A sensor in the watch will send a pulse to your wrist every hour, reminding you to stand up. Sitting, after all, has been declared the new smoking, with some studies claiming too much sitting will take years off your life.
It's just one example of how technology is enabling consumers to do more to manage their own health. A pilot program in New England is taking it a step farther.
Video house calls
Blue Cross Blue Shield of Massachusetts is partnering with American Well on a venture that enables patients to engage with their health care provider through online video, instead of showing up at the doctor's office.
It's not exactly new technology, since video chat has been around for some time. But the application is something new, keeping patient and provider connected.
Under the two-year pilot plan the patients and health care providers taking part will stay in touch, consulting on a select number of health conditions, using video visits. The conditions being monitored might include recovery from a concussion, following up on the use of medications, simple wellness coaching or to check in after a procedure or hospitalization.

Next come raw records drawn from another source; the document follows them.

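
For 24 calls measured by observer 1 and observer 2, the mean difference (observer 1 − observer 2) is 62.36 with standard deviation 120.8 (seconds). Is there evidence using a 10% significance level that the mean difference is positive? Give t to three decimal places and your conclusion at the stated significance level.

H0: μ_d = 0; H1: μ_d > 0 (paired t-test on the differences, right-tailed).
t = d̄/(s_d/√n) = 62.36/(120.8/√24) = 2.529
df = n − 1 = 23
p-value = P(T ≥ 2.529) ≈ 0.0094
Since p ≈ 0.0094 < α = 0.1, reject H0; the data support H1.

t = 2.529; reject H0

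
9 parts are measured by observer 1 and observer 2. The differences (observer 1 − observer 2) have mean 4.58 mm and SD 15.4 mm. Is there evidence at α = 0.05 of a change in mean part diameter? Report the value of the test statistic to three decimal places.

0.892

H0: μ_d = 0; H1: μ_d ≠ 0 (paired t-test on the differences, two-sided).
t = d̄/(s_d/√n) = 4.58/(15.4/√9) = 0.892
df = n − 1 = 8
Two-sided p-value ≈ 0.398
Since p ≈ 0.398 > α = 0.05, fail to reject H0; the evidence is not statistically significant.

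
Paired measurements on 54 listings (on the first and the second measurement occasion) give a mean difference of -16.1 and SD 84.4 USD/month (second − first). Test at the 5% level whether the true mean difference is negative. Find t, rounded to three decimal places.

-1.402

H0: μ_d = 0; H1: μ_d < 0 (paired t-test on the differences, left-tailed).
t = d̄/(s_d/√n) = -16.1/(84.4/√54) = -1.402
df = n − 1 = 53
p-value = P(T ≤ -1.402) ≈ 0.083
Since p ≈ 0.083 > α = 0.05, fail to reject H0; the evidence is not statistically significant.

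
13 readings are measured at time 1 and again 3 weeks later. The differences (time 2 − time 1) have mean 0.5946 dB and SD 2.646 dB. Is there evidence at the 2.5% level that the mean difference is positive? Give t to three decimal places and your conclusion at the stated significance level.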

"Blue Cross is giving its health care providers an innovative tool that provides patients with access to care outside an office setting - including in the convenience of their own homes,"said Ido Schoenberg, MD, Chairman and CEO of American Well.
The American Society of Mechanical Engineers (ASME) points to 5 recent medical technology innovations that have improved health care.
A hand-held tool approved by the Food and Drug Administration (FDA) can tell whether a mole is cancerous, making a biopsy unnecessary.
A technology developed by Autonomic Technologies is a patient-powered tool that blocks nerve signals responsible for migraine and cluster headaches. The tool is still in clinical trials.
Echo Therapeutics is developing a new patient-powered tool for diabetics, allowing them to read blood analytes without needles and without breaking the skin. It looks like an electric toothbrush that removes just enough skin cells to put the patient's blood chemistry within signal range of a patch-borne biosensor.
In a number of U.S. hospitals medical robots continually patrol hospitals on more routine rounds, checking in on patients and managing their charts and vital signs without direct human intervention.
Finally, the Sapien transcatheter aortic valve, made by Edwards Life Sciences, is an alternative to open-heart surgery. It's guided through the femoral artery by catheter from a small incision near the rib cage, proving effective for frail patients unlikely to survive open-heart surgery.